Simmer for about 15 minutes, stirring/whisking often to break down the ball of fruit and rice. When done, most of the liquid will be absorbed (you still want a bit of liquid so don't dry it out).

Remove white film on top of the rice (if there is one). Add orange zest. Remove the vanilla bean. Serve warm or cold. Please note: this dessert does get sweeter as it sits and the fruit dissolves.

Beware that liquid does evaporate as it sits. If rice is too dry when it comes time to serve, add more soy milk or water (you want the consistency of a creamy rice pudding).

*Chef tip: Don't have a vanilla bean? Use 1 teaspoon vanilla extract instead.

Yields: 8 full sized servings

Spiced Truffles

Ingredients:
1 ½ cups almonds, soaked in water 12-48 hours ahead of time
¾ cups Medjool dates (pitted)-- approximately 8 dates
¾ cups raisins
½ teaspoon cinnamon
1/8 teaspoon nutmeg
1/8 teaspoon cloves
1/8 teaspoon ground coriander
Unsweetened shredded dried coconut

Directions:
Drain the almonds.

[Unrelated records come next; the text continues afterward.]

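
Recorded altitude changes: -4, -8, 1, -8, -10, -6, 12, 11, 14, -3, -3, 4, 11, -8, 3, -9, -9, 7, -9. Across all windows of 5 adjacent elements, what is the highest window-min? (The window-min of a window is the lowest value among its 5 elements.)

Each size-5 window and its min:
(-4, -8, 1, -8, -10) → min -10
(-8, 1, -8, -10, -6) → min -10
(1, -8, -10, -6, 12) → min -10
(-8, -10, -6, 12, 11) → min -10
(-10, -6, 12, 11, 14) → min -10
(-6, 12, 11, 14, -3) → min -6
(12, 11, 14, -3, -3) → min -3
(11, 14, -3, -3, 4) → min -3
(14, -3, -3, 4, 11) → min -3
(-3, -3, 4, 11, -8) → min -8
(-3, 4, 11, -8, 3) → min -8
(4, 11, -8, 3, -9) → min -9
(11, -8, 3, -9, -9) → min -9
(-8, 3, -9, -9, 7) → min -9
(3, -9, -9, 7, -9) → min -9
Highest of these is -3.

-3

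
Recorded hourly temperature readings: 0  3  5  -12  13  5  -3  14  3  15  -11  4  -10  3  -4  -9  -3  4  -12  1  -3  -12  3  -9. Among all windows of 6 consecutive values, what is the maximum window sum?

47

[0, 3, 5, -12, 13, 5] → sum 14
[3, 5, -12, 13, 5, -3] → sum 11
[5, -12, 13, 5, -3, 14] → sum 22
[-12, 13, 5, -3, 14, 3] → sum 20
[13, 5, -3, 14, 3, 15] → sum 47
[5, -3, 14, 3, 15, -11] → sum 23
[-3, 14, 3, 15, -11, 4] → sum 22
[14, 3, 15, -11, 4, -10] → sum 15
[3, 15, -11, 4, -10, 3] → sum 4
[15, -11, 4, -10, 3, -4] → sum -3
[-11, 4, -10, 3, -4, -9] → sum -27
[4, -10, 3, -4, -9, -3] → sum -19
[-10, 3, -4, -9, -3, 4] → sum -19
[3, -4, -9, -3, 4, -12] → sum -21
[-4, -9, -3, 4, -12, 1] → sum -23
[-9, -3, 4, -12, 1, -3] → sum -22
[-3, 4, -12, 1, -3, -12] → sum -25
[4, -12, 1, -3, -12, 3] → sum -19
[-12, 1, -3, -12, 3, -9] → sum -32
Maximum of these is 47.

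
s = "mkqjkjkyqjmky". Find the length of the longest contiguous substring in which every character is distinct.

[m] len 1
[m, k] len 2
[m, k, q] len 3
[m, k, q, j] len 4
[q, j, k] len 3
[k, j] len 2
[j, k] len 2
[j, k, y] len 3
[j, k, y, q] len 4
[k, y, q, j] len 4
[k, y, q, j, m] len 5
[y, q, j, m, k] len 5
[q, j, m, k, y] len 5
Longest all-distinct length: 5.

5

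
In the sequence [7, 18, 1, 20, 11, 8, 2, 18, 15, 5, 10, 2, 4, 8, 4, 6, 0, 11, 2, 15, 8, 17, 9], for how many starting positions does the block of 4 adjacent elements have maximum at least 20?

(7, 18, 1, 20) → max 20  ≥ 20 ✓
(18, 1, 20, 11) → max 20  ≥ 20 ✓
(1, 20, 11, 8) → max 20  ≥ 20 ✓
(20, 11, 8, 2) → max 20  ≥ 20 ✓
(11, 8, 2, 18) → max 18
(8, 2, 18, 15) → max 18
(2, 18, 15, 5) → max 18
(18, 15, 5, 10) → max 18
(15, 5, 10, 2) → max 15
(5, 10, 2, 4) → max 10
(10, 2, 4, 8) → max 10
(2, 4, 8, 4) → max 8
(4, 8, 4, 6) → max 8
(8, 4, 6, 0) → max 8
(4, 6, 0, 11) → max 11
(6, 0, 11, 2) → max 11
(0, 11, 2, 15) → max 15
(11, 2, 15, 8) → max 15
(2, 15, 8, 17) → max 17
(15, 8, 17, 9) → max 17
4 windows satisfy the condition.

4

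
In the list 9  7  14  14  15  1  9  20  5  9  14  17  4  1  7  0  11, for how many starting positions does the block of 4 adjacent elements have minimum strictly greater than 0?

9 7 14 14 → min 7  > 0 ✓
7 14 14 15 → min 7  > 0 ✓
14 14 15 1 → min 1  > 0 ✓
14 15 1 9 → min 1  > 0 ✓
15 1 9 20 → min 1  > 0 ✓
1 9 20 5 → min 1  > 0 ✓
9 20 5 9 → min 5  > 0 ✓
20 5 9 14 → min 5  > 0 ✓
5 9 14 17 → min 5  > 0 ✓
9 14 17 4 → min 4  > 0 ✓
14 17 4 1 → min 1  > 0 ✓
17 4 1 7 → min 1  > 0 ✓
4 1 7 0 → min 0
1 7 0 11 → min 0
12 windows satisfy the condition.

12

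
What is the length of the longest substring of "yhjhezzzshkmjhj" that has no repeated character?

[y] len 1
[y, h] len 2
[y, h, j] len 3
[j, h] len 2
[j, h, e] len 3
[j, h, e, z] len 4
[z] len 1
[z] len 1
[z, s] len 2
[z, s, h] len 3
[z, s, h, k] len 4
[z, s, h, k, m] len 5
[z, s, h, k, m, j] len 6
[k, m, j, h] len 4
[h, j] len 2
Longest all-distinct length: 6.

6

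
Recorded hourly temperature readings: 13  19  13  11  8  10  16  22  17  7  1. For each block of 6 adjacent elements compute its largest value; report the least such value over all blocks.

Window maxs for each of the 6 positions:
[13, 19, 13, 11, 8, 10] → max 19
[19, 13, 11, 8, 10, 16] → max 19
[13, 11, 8, 10, 16, 22] → max 22
[11, 8, 10, 16, 22, 17] → max 22
[8, 10, 16, 22, 17, 7] → max 22
[10, 16, 22, 17, 7, 1] → max 22
Least of these is 19.

19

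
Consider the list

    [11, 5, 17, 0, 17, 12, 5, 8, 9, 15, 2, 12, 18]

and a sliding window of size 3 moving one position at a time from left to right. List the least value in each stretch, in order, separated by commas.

5, 0, 0, 0, 5, 5, 5, 8, 2, 2, 2

[11, 5, 17] → min 5
[5, 17, 0] → min 0
[17, 0, 17] → min 0
[0, 17, 12] → min 0
[17, 12, 5] → min 5
[12, 5, 8] → min 5
[5, 8, 9] → min 5
[8, 9, 15] → min 8
[9, 15, 2] → min 2
[15, 2, 12] → min 2
[2, 12, 18] → min 2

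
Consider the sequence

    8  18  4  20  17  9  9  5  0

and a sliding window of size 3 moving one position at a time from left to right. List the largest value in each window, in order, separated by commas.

18, 20, 20, 20, 17, 9, 9

[8, 18, 4] → max 18
[18, 4, 20] → max 20
[4, 20, 17] → max 20
[20, 17, 9] → max 20
[17, 9, 9] → max 17
[9, 9, 5] → max 9
[9, 5, 0] → max 9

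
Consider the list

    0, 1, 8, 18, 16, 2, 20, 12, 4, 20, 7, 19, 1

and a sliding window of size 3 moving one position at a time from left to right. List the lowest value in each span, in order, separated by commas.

Sliding a size-3 window across the 13 values:
[0, 1, 8] → min 0
[1, 8, 18] → min 1
[8, 18, 16] → min 8
[18, 16, 2] → min 2
[16, 2, 20] → min 2
[2, 20, 12] → min 2
[20, 12, 4] → min 4
[12, 4, 20] → min 4
[4, 20, 7] → min 4
[20, 7, 19] → min 7
[7, 19, 1] → min 1

0, 1, 8, 2, 2, 2, 4, 4, 4, 7, 1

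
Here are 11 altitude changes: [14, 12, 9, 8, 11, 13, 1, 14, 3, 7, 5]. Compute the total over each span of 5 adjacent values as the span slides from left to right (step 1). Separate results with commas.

54, 53, 42, 47, 42, 38, 30

14 12 9 8 11 → sum 54
12 9 8 11 13 → sum 53
9 8 11 13 1 → sum 42
8 11 13 1 14 → sum 47
11 13 1 14 3 → sum 42
13 1 14 3 7 → sum 38
1 14 3 7 5 → sum 30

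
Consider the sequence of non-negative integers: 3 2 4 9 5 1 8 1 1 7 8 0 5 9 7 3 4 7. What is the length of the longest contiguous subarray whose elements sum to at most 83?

17

[3] sum 3 len 1
[3, 2] sum 5 len 2
[3, 2, 4] sum 9 len 3
[3, 2, 4, 9] sum 18 len 4
[3, 2, 4, 9, 5] sum 23 len 5
[3, 2, 4, 9, 5, 1] sum 24 len 6
[3, 2, 4, 9, 5, 1, 8] sum 32 len 7
[3, 2, 4, 9, 5, 1, 8, 1] sum 33 len 8
[3, 2, 4, 9, 5, 1, 8, 1, 1] sum 34 len 9
[3, 2, 4, 9, 5, 1, 8, 1, 1, 7] sum 41 len 10
[3, 2, 4, 9, 5, 1, 8, 1, 1, 7, 8] sum 49 len 11
[3, 2, 4, 9, 5, 1, 8, 1, 1, 7, 8, 0] sum 49 len 12
[3, 2, 4, 9, 5, 1, 8, 1, 1, 7, 8, 0, 5] sum 54 len 13
[3, 2, 4, 9, 5, 1, 8, 1, 1, 7, 8, 0, 5, 9] sum 63 len 14
[3, 2, 4, 9, 5, 1, 8, 1, 1, 7, 8, 0, 5, 9, 7] sum 70 len 15
[3, 2, 4, 9, 5, 1, 8, 1, 1, 7, 8, 0, 5, 9, 7, 3] sum 73 len 16
[3, 2, 4, 9, 5, 1, 8, 1, 1, 7, 8, 0, 5, 9, 7, 3, 4] sum 77 len 17
[2, 4, 9, 5, 1, 8, 1, 1, 7, 8, 0, 5, 9, 7, 3, 4, 7] sum 81 len 17
Longest length seen: 17.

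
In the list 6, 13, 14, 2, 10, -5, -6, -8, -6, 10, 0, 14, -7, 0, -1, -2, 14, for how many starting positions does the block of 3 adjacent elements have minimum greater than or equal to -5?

7

(6, 13, 14) → min 6  ≥ -5 ✓
(13, 14, 2) → min 2  ≥ -5 ✓
(14, 2, 10) → min 2  ≥ -5 ✓
(2, 10, -5) → min -5  ≥ -5 ✓
(10, -5, -6) → min -6
(-5, -6, -8) → min -8
(-6, -8, -6) → min -8
(-8, -6, 10) → min -8
(-6, 10, 0) → min -6
(10, 0, 14) → min 0  ≥ -5 ✓
(0, 14, -7) → min -7
(14, -7, 0) → min -7
(-7, 0, -1) → min -7
(0, -1, -2) → min -2  ≥ -5 ✓
(-1, -2, 14) → min -2  ≥ -5 ✓
7 windows satisfy the condition.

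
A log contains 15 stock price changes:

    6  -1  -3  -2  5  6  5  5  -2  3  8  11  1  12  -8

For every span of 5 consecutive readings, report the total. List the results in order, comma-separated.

(6, -1, -3, -2, 5) → sum 5
(-1, -3, -2, 5, 6) → sum 5
(-3, -2, 5, 6, 5) → sum 11
(-2, 5, 6, 5, 5) → sum 19
(5, 6, 5, 5, -2) → sum 19
(6, 5, 5, -2, 3) → sum 17
(5, 5, -2, 3, 8) → sum 19
(5, -2, 3, 8, 11) → sum 25
(-2, 3, 8, 11, 1) → sum 21
(3, 8, 11, 1, 12) → sum 35
(8, 11, 1, 12, -8) → sum 24

5, 5, 11, 19, 19, 17, 19, 25, 21, 35, 24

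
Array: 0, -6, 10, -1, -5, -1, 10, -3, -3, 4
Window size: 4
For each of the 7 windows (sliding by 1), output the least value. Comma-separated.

-6, -6, -5, -5, -5, -3, -3

0 -6 10 -1 → min -6
-6 10 -1 -5 → min -6
10 -1 -5 -1 → min -5
-1 -5 -1 10 → min -5
-5 -1 10 -3 → min -5
-1 10 -3 -3 → min -3
10 -3 -3 4 → min -3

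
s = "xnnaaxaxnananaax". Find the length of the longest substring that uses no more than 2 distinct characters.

7

Extend right; when distinct count exceeds 2, shrink from the left:
[x] 1 distinct, len 1
[x, n] 2 distinct, len 2
[x, n, n] 2 distinct, len 3
[n, n, a] 2 distinct, len 3
[n, n, a, a] 2 distinct, len 4
[a, a, x] 2 distinct, len 3
[a, a, x, a] 2 distinct, len 4
[a, a, x, a, x] 2 distinct, len 5
[x, n] 2 distinct, len 2
[n, a] 2 distinct, len 2
[n, a, n] 2 distinct, len 3
[n, a, n, a] 2 distinct, len 4
[n, a, n, a, n] 2 distinct, len 5
[n, a, n, a, n, a] 2 distinct, len 6
[n, a, n, a, n, a, a] 2 distinct, len 7
[a, a, x] 2 distinct, len 3
Longest length with ≤2 distinct: 7.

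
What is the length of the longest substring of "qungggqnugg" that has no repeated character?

4

[q] len 1
[q, u] len 2
[q, u, n] len 3
[q, u, n, g] len 4
[g] len 1
[g] len 1
[g, q] len 2
[g, q, n] len 3
[g, q, n, u] len 4
[q, n, u, g] len 4
[g] len 1
Longest all-distinct length: 4.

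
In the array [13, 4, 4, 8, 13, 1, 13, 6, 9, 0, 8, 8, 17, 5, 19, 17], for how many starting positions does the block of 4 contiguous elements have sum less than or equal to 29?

13 4 4 8 → sum 29  ≤ 29 ✓
4 4 8 13 → sum 29  ≤ 29 ✓
4 8 13 1 → sum 26  ≤ 29 ✓
8 13 1 13 → sum 35
13 1 13 6 → sum 33
1 13 6 9 → sum 29  ≤ 29 ✓
13 6 9 0 → sum 28  ≤ 29 ✓
6 9 0 8 → sum 23  ≤ 29 ✓
9 0 8 8 → sum 25  ≤ 29 ✓
0 8 8 17 → sum 33
8 8 17 5 → sum 38
8 17 5 19 → sum 49
17 5 19 17 → sum 58
7 windows satisfy the condition.

7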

In the food processor fitted with the “S” blade, grind the pre-soaked almonds until they are the consistency of flour.

Stop the food processor and add the pitted dates, raisins and spices. Grind in the processor until the mixture becomes a ball. Remove truffle dough from the processor. Using the dough, form balls (around 1/2 inch around-- use a cookie scoop for consistency), then roll them in the coconut until completely white on the outside. Serve right away or store in the refrigerator for up to a week.